Aproveitamento. Há ofertas explícitas na internet e outras que escondem exploração que se serve da pobreza. Segundo juristas, a atividade não é ilegal.
"Ofereço quarto a mulher necessitada. Casa com boas condições e localizada perto do Colombo."Quais são as condições? "A oferta é muito simples, disponibilizo o quarto com a serventia da casa, claro, e em troca quero encontros íntimos regulares." Este é um dos anúncios colocado na internet que expressa uma tendência que tem vindo a aumentar nos últimos anos, potenciada pela crise: a oferta de habitação a troco de sexo.
O fenómeno começou nos EUA e alastrou-se, sendo já uma realidade no nosso país. Há anúncios em que a intenção do senhorio é expressa claramente e há outros em que aparece dissimulada."Pequenos serviços" é uma expressão usada com frequência. Há casos de mulheres da classe média, sem trabalho e que vêem esgotadas todas as ajudas, que aceitam essas ofertas a troco de serviços domésticos. No entanto, os mesmos vêm a revelar-se exploração sexual", adianta Inês Fontinha, diretora da associação O Ninho.
Realçando que desconhecia a existência destas práticas, Eugénio Fonseca, presidente da Cáritas, afirma que "este tempo de crise é favorável para os que não têm escrúpulos se aproveitarem da vulnerabilidade das pessoas." Este responsável considera que "quem aceita é porque está no limite das suas necessidades e elas se sobrepõem ao respeito que tem sobre si". Para Eugénia Fonseca, "isto merece a intervenção do Estado, porque é um atentado aos direitos das pessoas."
Fonte da Polícia Judiciária diz "não existir enquadramento legal para esta questão", contudo, "pode existir na via fiscal, no mercado de arrendamento e aluguer." Contactada pelo DN, a PSP informou que "não possui qualquer denúncia sobre este fenómeno em Portugal.
Segundo os juristas contactados pelo DN, a troca de sexo por alojamento não é uma prática ilícita. O advogado Rogério Alves afirma que "pode ser repugnante, imoral, pouco ético e reprovável, mas pode, no limite, não violar nenhuma lei, a não ser que existam menores envolvidos, coação ou violência." O que poderá existir é, de acordo com o especialista, "uma violação das normas fiscais e de alojamento". Também Artur Marques reforça que "se não houver carácter comercial não há nenhum crime". O jurista explica que "o lenocínio pressupõe exploração e neste caso falamos de relações sexuais livremente consentidas, entre pessoas adultas, sem qualquer dependência psíquica."

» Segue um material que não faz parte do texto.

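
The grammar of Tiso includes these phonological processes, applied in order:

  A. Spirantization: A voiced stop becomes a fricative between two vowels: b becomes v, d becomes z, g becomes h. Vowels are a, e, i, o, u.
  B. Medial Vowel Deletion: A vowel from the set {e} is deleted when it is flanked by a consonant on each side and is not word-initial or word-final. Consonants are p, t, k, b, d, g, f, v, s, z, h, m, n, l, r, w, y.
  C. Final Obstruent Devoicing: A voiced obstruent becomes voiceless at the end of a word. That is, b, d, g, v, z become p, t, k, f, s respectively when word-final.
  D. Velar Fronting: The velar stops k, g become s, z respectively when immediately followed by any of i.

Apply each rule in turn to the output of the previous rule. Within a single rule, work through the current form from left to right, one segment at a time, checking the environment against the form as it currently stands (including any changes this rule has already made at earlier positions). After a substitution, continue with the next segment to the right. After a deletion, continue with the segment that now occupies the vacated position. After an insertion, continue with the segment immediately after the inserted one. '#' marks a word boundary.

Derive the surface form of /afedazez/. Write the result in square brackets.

A Spirantization: [afedazez] → [afezazez]
B Medial Vowel Deletion: [afezazez] → [afzazz]
C Final Obstruent Devoicing: [afzazz] → [afzazs]
D Velar Fronting: no change — [afzazs]

[afzazs]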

Além de relações íntimas, há quem peça limpezas, cuidado de idosos e outro tipo de serviços em troca de um teto. Ana Cristina Santos,do Centro de Estudos Sociais da Universidade de Coimbra, salienta que "se estamos a falar de propostas em que os termos da transação são claros, negociados, entre pessoas adultas e com consentimento informado, trata-se então de uma prestação de serviços". Destacando que todo o trabalho que efetuamos "é feito com recurso ao corpo", a socióloga considera que "o elemento que parece complicar a leitura deste fenómeno é justamente o contexto de vulnerabilidade socioeconómica em que nos encontramos e que coincide com uma maior incidência deste tipo de oferta".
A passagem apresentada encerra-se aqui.